И назойливые советы:

— Артиллерия необходима.

— Картечи бы им!

А в дверях опять звон шпор, золото мундира, а выше красное лицо и тревожно насупленные брови. И снова обрывистый рапорт:

— Ваше величество, Московский полк в полном восстании. Шеншин и Фредерикс тяжело ранены. Мятежники идут к Сенату. Я едва их обогнал. Ради бога, прикажите двинуть против них первый батальон Преображенского полка.

— Генерал-майор Стрекалов, распорядитесь на фланги батальона поставить стрелков, — приказал Николай.

Один Левашев порадовал:

— Измайловский полк в полном порядке и ждет ваше величество у Синего моста.

— Сейчас, сейчас выйду. Оставьте меня одного. Да, граф, — задержал Николай Милорадовича, — какова цена вашим уверениям о спокойствии столицы? Вот вам и «мальчишки, альманашники»…

Милорадович выпятил грудь колесом.

— Я отправлюсь к бунтовщикам и уверен, что мне удастся уговорить их.

Николай язвительно усмехнулся:

— Вы, граф, так долго командовали гвардией, что вам, конечно, скорее поверят, чем кому-либо иному.

Милорадович щелкнул шпорами.

Оставшись один, Николай заломил руки на затылок, пригнул голову к холодному мрамору столика с исчерканной вдоль и поперек картой Петербурга и несколько минут оставался неподвижен.

Потом вскочил, взял колокольчик и от его дребезжания вздрогнул всем телом.

Влетел адъютант.

— Ты к шталмейстеру, князю Долгорукову, отправишься в Аничкин дворец.
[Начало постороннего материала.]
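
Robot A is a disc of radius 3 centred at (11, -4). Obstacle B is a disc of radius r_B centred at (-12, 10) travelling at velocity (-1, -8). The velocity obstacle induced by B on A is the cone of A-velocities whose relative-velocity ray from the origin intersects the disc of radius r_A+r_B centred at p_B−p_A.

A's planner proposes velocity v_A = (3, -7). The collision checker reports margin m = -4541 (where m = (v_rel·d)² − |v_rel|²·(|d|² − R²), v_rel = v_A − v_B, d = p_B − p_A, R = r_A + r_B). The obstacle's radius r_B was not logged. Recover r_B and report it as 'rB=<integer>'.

m = -4541
d = (-23, 14);  v_rel = (4, 1),  |v_rel|² = 17
v_rel×d = (4)·(14) − (1)·(-23) = 79
since m = R²·17 − 79²:  R² = (6241 + -4541) / 17 = 100
R = √100 = 10  ⇒  r_B = 10 − 3 = 7

rB=7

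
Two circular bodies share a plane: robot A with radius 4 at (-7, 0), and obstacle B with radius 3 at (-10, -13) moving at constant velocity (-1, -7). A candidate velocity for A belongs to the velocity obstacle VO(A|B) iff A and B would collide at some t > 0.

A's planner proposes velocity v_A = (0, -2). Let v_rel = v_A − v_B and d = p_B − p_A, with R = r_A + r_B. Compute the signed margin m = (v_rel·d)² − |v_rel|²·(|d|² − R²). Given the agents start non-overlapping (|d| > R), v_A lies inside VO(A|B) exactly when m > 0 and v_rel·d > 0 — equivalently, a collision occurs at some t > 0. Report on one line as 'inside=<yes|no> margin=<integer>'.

d = (-3, -13),  |d|² = 178;  R = 4+3 = 7,  c = 178−7² = 129
v_rel = (1, 5),  |v_rel|² = 26;  v_rel·d = (1)·(-3) + (5)·(-13) = -68
26·t² + 136·t + 129 = 0  ⇒  m = (-68)² − 26·129 = 1270
m = 1270 > 0,  v_rel·d = -68 < 0  ⇒  outside

inside=no margin=1270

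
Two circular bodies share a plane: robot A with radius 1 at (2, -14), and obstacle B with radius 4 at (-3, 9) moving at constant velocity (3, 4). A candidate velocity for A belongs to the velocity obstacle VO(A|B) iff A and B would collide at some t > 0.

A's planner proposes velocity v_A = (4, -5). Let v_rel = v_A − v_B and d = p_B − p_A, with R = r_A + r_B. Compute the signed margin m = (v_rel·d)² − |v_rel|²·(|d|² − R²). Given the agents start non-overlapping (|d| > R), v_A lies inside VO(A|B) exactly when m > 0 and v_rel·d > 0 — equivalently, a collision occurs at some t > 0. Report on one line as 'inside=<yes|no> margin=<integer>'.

d = (-5, 23),  |d|² = 554;  R = 1+4 = 5,  c = 554−5² = 529
v_rel = (1, -9),  |v_rel|² = 82;  v_rel·d = (1)·(-5) + (-9)·(23) = -212
82·t² + 424·t + 529 = 0  ⇒  m = (-212)² − 82·529 = 1566
m = 1566 > 0,  v_rel·d = -212 < 0  ⇒  outside

inside=no margin=1566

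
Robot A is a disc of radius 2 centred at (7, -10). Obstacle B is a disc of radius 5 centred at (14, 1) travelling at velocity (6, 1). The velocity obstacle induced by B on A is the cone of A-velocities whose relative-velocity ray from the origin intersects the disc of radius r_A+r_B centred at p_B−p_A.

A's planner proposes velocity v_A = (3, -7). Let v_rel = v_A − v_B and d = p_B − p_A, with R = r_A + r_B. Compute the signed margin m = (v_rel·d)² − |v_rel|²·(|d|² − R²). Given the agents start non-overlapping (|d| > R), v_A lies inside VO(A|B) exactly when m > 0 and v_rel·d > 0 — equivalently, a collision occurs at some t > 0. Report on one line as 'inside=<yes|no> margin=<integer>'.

d = (7, 11),  |d|² = 170;  R = 2+5 = 7,  c = 170−7² = 121
v_rel = (-3, -8),  |v_rel|² = 73;  v_rel·d = (-3)·(7) + (-8)·(11) = -109
73·t² + 218·t + 121 = 0  ⇒  m = (-109)² − 73·121 = 3048
m = 3048 > 0,  v_rel·d = -109 < 0  ⇒  outside

inside=no margin=3048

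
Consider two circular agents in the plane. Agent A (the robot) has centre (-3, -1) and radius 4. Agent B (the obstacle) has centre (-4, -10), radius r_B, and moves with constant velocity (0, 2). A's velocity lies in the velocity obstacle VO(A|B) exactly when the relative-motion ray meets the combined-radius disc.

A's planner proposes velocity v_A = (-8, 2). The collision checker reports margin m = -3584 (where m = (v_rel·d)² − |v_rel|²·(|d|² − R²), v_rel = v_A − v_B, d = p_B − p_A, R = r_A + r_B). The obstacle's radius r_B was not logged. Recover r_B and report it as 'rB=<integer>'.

m = -3584
d = (-1, -9);  v_rel = (-8, 0),  |v_rel|² = 64
v_rel×d = (-8)·(-9) − (0)·(-1) = 72
since m = R²·64 − 72²:  R² = (5184 + -3584) / 64 = 25
R = √25 = 5  ⇒  r_B = 5 − 4 = 1

rB=1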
Скажешь, чтоб взял детей с обеими императрицами и привез их, если возможно будет, сюда. Если нет — в Царское Село. Придворных карет не брать, найми извозчичьи. И чтоб ни-ни. Головой ответишь. Понял?

— Не извольте…

— Ступай, ступай…

Свист, хохот, улюлюканье, кирпичи, камни неслись из толпы навстречу каждому царскому посланцу, который отваживался приблизиться к мятежным войскам.

— Батюшки, глядите — сам генерал-губернатор прет…

— Где? Где? Братцы, дайте же взглянуть.

— Да вон, в санках стоймя стоит. За кучерово плечо держится.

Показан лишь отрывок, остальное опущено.